Soon the sun began to set, and they sat alongside one another, the birds beginning their evensong and the fragrance of the blossom echoing through the atmosphere. The firefly stars blinked on, and the moon slowly grew brighter, its light supplemented by newly lit candles on the table beside them. The low but rising heat from the wavering flame caused the tender blooms of the thorny flowers beside them to add to the miasma of perfume from the blossom in the air; this heady aroma of blood-red roses and pink cherry blossom surrounded them, infusing their hearts. Tenderly, Týr reached across the elderly wooden table, and placed his right hand between Fenrisúlfr’s. Through the air, a gossamer ribbon (so light and fine that it was invisible, yet it was wrought entirely from impossible materials and stronger than diamond) flowed from and wrapped around them. Only the watching divine could see it; mortals are excluded from the ability to see the preternatural, and these two were so entirely absorbed in one another’s gaze that they could not have seen anything or anybody else even if they had wanted to. Fenrisúlfr looked deeply into Týr’s soul, while forces beyond the physical worked to bind the Great Wolf; his muscles relaxed but his heart danced to the symphony of terror and elation.
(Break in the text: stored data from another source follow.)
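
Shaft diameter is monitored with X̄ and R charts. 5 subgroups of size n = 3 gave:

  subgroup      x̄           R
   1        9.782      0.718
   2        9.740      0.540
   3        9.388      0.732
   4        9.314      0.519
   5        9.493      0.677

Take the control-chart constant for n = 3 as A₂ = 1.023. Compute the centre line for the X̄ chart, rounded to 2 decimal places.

9.54

X̄̄ = (9.782 + 9.740 + 9.388 + 9.314 + 9.493) / 5 = 47.7170 / 5 = 9.5434
CL = X̄̄ = 9.5434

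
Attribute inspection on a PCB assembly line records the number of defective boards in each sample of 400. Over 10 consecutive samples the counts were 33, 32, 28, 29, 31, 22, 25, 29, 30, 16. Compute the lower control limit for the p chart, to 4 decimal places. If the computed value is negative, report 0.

0.0308

p̄ = Σdᵢ / (k·n) = 275 / (10 × 400) = 0.06875
LCL = p̄ − 3·√(p̄(1−p̄)/n) = 0.06875 − 3 × 0.01265 = 0.03080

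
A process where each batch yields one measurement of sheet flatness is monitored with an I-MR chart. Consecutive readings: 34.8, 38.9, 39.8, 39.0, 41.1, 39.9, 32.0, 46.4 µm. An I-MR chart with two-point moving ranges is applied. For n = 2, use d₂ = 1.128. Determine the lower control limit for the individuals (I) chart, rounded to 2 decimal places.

27.06

X̄ = (34.8 + 38.9 + 39.8 + 39.0 + 41.1 + 39.9 + 32.0 + 46.4) / 8 = 38.9875
Moving ranges: 4.1, 0.9, 0.8, 2.1, 1.2, 7.9, 14.4; M̄R̄ = 31.4000 / 7 = 4.4857
LCL = X̄ − 3·M̄R̄/d₂ = 38.9875 − 3 × 4.4857 / 1.128 = 27.0574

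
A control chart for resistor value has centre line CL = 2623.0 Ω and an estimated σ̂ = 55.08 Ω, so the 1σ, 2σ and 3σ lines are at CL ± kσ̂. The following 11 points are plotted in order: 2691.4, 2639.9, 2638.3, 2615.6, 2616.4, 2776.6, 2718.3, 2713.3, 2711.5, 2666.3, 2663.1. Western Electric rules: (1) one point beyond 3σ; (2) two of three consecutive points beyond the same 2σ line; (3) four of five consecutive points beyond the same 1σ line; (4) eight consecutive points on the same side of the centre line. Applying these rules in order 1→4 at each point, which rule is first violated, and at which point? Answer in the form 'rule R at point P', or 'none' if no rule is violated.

rule 3 at point 9

Zone of each point (C = within 1σ̂, B = 1σ̂–2σ̂, A = 2σ̂–3σ̂, * = beyond 3σ̂; sign = side of CL): 1:+B, 2:+C, 3:+C, 4:-C, 5:-C, 6:+A, 7:+B, 8:+B, 9:+B, 10:+C, 11:+C
Rule 3 (four of five consecutive points beyond the same 1σ limit) is satisfied at point 9.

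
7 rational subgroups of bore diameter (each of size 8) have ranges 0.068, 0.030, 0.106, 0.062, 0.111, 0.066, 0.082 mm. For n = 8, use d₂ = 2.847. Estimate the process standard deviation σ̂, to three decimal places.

0.026

R̄ = (0.068 + 0.030 + 0.106 + 0.062 + 0.111 + 0.066 + 0.082) / 7 = 0.0750
σ̂ = R̄ / d₂ = 0.0750 / 2.847 = 0.0263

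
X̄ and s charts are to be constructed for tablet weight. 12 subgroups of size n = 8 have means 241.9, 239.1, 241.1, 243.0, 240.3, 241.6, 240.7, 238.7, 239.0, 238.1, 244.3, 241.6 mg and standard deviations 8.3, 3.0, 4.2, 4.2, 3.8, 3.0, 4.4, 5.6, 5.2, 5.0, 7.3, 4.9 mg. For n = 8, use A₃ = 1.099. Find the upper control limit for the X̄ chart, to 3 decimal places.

246.178

X̄̄ = (241.9 + 239.1 + 241.1 + 243.0 + 240.3 + 241.6 + 240.7 + 238.7 + 239.0 + 238.1 + 244.3 + 241.6) / 12 = 240.7833
s̄ = (8.3 + 3.0 + 4.2 + 4.2 + 3.8 + 3.0 + 4.4 + 5.6 + 5.2 + 5.0 + 7.3 + 4.9) / 12 = 4.9083
UCL = X̄̄ + A₃·s̄ = 240.7833 + 1.099 × 4.9083 = 246.1776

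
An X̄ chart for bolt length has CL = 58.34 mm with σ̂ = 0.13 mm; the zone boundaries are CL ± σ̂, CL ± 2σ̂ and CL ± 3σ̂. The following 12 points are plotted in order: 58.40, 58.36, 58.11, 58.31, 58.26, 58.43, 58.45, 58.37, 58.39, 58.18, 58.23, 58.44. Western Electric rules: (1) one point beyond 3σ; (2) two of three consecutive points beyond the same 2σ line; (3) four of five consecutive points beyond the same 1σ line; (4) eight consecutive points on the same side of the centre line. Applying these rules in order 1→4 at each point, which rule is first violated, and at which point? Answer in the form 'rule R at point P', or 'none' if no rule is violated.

Zone of each point (C = within 1σ̂, B = 1σ̂–2σ̂, A = 2σ̂–3σ̂, * = beyond 3σ̂; sign = side of CL): 1:+C, 2:+C, 3:-B, 4:-C, 5:-C, 6:+C, 7:+C, 8:+C, 9:+C, 10:-B, 11:-C, 12:+C
No rule fires across all 12 points.

none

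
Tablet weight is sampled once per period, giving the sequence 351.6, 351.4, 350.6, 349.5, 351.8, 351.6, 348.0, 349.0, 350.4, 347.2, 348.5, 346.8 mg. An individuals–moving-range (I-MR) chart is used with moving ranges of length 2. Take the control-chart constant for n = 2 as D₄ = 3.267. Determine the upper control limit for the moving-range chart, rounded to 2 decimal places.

4.99

Moving ranges: 0.2, 0.8, 1.1, 2.3, 0.2, 3.6, 1.0, 1.4, 3.2, 1.3, 1.7; M̄R̄ = 16.8000 / 11 = 1.5273
UCL_MR = D₄·M̄R̄ = 3.267 × 1.5273 = 4.9896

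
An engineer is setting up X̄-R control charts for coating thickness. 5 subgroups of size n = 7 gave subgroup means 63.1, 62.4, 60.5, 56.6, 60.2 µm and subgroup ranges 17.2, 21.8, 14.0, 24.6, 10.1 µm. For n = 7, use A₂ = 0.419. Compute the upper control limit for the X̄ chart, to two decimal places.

X̄̄ = (63.1 + 62.4 + 60.5 + 56.6 + 60.2) / 5 = 302.8000 / 5 = 60.5600
R̄ = (17.2 + 21.8 + 14.0 + 24.6 + 10.1) / 5 = 87.7000 / 5 = 17.5400
UCL = X̄̄ + A₂·R̄ = 60.5600 + 0.419 × 17.5400 = 67.9093

67.91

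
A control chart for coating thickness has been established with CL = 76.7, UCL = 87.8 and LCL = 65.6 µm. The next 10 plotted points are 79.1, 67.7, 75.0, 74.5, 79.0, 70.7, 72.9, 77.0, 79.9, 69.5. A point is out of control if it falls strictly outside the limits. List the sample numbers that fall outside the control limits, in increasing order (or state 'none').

All 10 points lie within [65.6, 87.8].

none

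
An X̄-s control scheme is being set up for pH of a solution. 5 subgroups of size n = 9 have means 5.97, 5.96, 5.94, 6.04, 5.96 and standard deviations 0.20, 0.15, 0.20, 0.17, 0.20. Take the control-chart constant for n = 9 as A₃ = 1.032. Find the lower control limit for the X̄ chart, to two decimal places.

5.78

X̄̄ = (5.97 + 5.96 + 5.94 + 6.04 + 5.96) / 5 = 5.9740
s̄ = (0.20 + 0.15 + 0.20 + 0.17 + 0.20) / 5 = 0.1840
LCL = X̄̄ − A₃·s̄ = 5.9740 − 1.032 × 0.1840 = 5.7841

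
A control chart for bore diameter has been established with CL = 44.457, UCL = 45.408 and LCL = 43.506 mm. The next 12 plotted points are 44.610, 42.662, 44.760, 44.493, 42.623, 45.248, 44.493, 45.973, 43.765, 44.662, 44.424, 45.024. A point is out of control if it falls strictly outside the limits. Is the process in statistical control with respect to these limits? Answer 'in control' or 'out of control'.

Compare each point to [43.506, 45.408]: sample 2 = 42.662 < LCL; sample 5 = 42.623 < LCL; sample 8 = 45.973 > UCL.

out of control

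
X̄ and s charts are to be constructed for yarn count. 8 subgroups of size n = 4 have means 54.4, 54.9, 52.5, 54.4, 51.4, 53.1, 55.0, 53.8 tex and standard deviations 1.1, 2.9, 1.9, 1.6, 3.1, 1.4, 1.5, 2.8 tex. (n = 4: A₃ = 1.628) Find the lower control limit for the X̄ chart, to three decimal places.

X̄̄ = (54.4 + 54.9 + 52.5 + 54.4 + 51.4 + 53.1 + 55.0 + 53.8) / 8 = 53.6875
s̄ = (1.1 + 2.9 + 1.9 + 1.6 + 3.1 + 1.4 + 1.5 + 2.8) / 8 = 2.0375
LCL = X̄̄ − A₃·s̄ = 53.6875 − 1.628 × 2.0375 = 50.3704

50.370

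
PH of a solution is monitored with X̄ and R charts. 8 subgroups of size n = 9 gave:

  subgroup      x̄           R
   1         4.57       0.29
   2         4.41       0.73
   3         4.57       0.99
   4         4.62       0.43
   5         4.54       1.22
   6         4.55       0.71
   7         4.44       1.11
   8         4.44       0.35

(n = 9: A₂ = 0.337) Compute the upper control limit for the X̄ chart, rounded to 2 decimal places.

4.76

X̄̄ = (4.57 + 4.41 + 4.57 + 4.62 + 4.54 + 4.55 + 4.44 + 4.44) / 8 = 36.1400 / 8 = 4.5175
R̄ = (0.29 + 0.73 + 0.99 + 0.43 + 1.22 + 0.71 + 1.11 + 0.35) / 8 = 5.8300 / 8 = 0.7288
UCL = X̄̄ + A₂·R̄ = 4.5175 + 0.337 × 0.7288 = 4.7631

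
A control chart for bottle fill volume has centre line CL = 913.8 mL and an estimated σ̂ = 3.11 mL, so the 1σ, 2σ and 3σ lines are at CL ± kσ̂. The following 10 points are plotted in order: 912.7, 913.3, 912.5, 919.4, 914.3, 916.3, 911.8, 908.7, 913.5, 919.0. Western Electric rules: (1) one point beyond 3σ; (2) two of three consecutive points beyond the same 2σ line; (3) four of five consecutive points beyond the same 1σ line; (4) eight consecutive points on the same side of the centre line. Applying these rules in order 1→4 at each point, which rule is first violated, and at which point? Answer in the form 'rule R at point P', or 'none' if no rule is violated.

Zone of each point (C = within 1σ̂, B = 1σ̂–2σ̂, A = 2σ̂–3σ̂, * = beyond 3σ̂; sign = side of CL): 1:-C, 2:-C, 3:-C, 4:+B, 5:+C, 6:+C, 7:-C, 8:-B, 9:-C, 10:+B
No rule fires across all 10 points.

none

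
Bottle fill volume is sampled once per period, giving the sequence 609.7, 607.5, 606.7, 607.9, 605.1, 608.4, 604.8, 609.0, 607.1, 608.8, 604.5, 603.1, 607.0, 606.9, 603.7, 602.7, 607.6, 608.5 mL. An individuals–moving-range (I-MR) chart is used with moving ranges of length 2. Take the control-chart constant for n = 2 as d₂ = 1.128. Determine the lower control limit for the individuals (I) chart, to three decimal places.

X̄ = (609.7 + 607.5 + 606.7 + 607.9 + 605.1 + 608.4 + 604.8 + 609.0 + 607.1 + 608.8 + 604.5 + 603.1 + 607.0 + 606.9 + 603.7 + 602.7 + 607.6 + 608.5) / 18 = 606.6111
Moving ranges: 2.2, 0.8, 1.2, 2.8, 3.3, 3.6, 4.2, 1.9, 1.7, 4.3, 1.4, 3.9, 0.1, 3.2, 1.0, 4.9, 0.9; M̄R̄ = 41.4000 / 17 = 2.4353
LCL = X̄ − 3·M̄R̄/d₂ = 606.6111 − 3 × 2.4353 / 1.128 = 600.1343

600.134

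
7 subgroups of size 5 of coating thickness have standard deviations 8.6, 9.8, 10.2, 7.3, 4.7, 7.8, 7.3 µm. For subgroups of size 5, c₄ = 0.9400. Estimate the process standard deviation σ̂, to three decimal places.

s̄ = (8.6 + 9.8 + 10.2 + 7.3 + 4.7 + 7.8 + 7.3) / 7 = 7.9571
σ̂ = s̄ / c₄ = 7.9571 / 0.9400 = 8.4650

8.465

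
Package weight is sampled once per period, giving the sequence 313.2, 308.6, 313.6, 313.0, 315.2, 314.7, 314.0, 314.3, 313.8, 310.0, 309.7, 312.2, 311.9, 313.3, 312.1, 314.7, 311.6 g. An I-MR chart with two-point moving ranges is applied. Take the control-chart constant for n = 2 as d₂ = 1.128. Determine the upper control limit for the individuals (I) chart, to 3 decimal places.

X̄ = (313.2 + 308.6 + 313.6 + 313.0 + 315.2 + 314.7 + 314.0 + 314.3 + 313.8 + 310.0 + 309.7 + 312.2 + 311.9 + 313.3 + 312.1 + 314.7 + 311.6) / 17 = 312.7000
Moving ranges: 4.6, 5.0, 0.6, 2.2, 0.5, 0.7, 0.3, 0.5, 3.8, 0.3, 2.5, 0.3, 1.4, 1.2, 2.6, 3.1; M̄R̄ = 29.6000 / 16 = 1.8500
UCL = X̄ + 3·M̄R̄/d₂ = 312.7000 + 3 × 1.8500 / 1.128 = 317.6202

317.620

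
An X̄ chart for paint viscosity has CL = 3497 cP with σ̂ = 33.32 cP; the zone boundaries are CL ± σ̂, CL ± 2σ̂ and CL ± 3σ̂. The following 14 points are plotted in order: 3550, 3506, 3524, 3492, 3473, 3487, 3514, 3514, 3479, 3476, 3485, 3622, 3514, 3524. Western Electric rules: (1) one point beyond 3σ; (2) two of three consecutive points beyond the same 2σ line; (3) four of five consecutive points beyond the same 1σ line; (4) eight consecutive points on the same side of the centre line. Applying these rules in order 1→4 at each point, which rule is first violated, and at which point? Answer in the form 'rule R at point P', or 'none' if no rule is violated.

Zone of each point (C = within 1σ̂, B = 1σ̂–2σ̂, A = 2σ̂–3σ̂, * = beyond 3σ̂; sign = side of CL): 1:+B, 2:+C, 3:+C, 4:-C, 5:-C, 6:-C, 7:+C, 8:+C, 9:-C, 10:-C, 11:-C, 12:+*, 13:+C, 14:+C
Rule 1 (one point beyond the 3σ limits) is satisfied at point 12.

rule 1 at point 12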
Týr trembled slightly as his slowly grown and latent love was allowed to gazelle-leap from his chest, and he slowly, slowly, lifted his remaining hand to Fenrisúlfr’s gentle face. “I give to you all that I am, and all that I will be,” he declared, using nothing more than a piercing look from his sea-emerald eyes. Fenrisúlfr, with reverence, bent his head toward the hand and lightly kissed it; his smile announced: “We’re as one, now, Týr. I, the devourer, and you, the just. This bond cannot be broken, and this is our mutual sacrifice: your hand is mine, forever.” The Gods observed and bore witness from the halls of Asgard: Fenrisúlfr was willingly bound and joined with Týr, who gave up his hand, and so they shall remain until the end of days.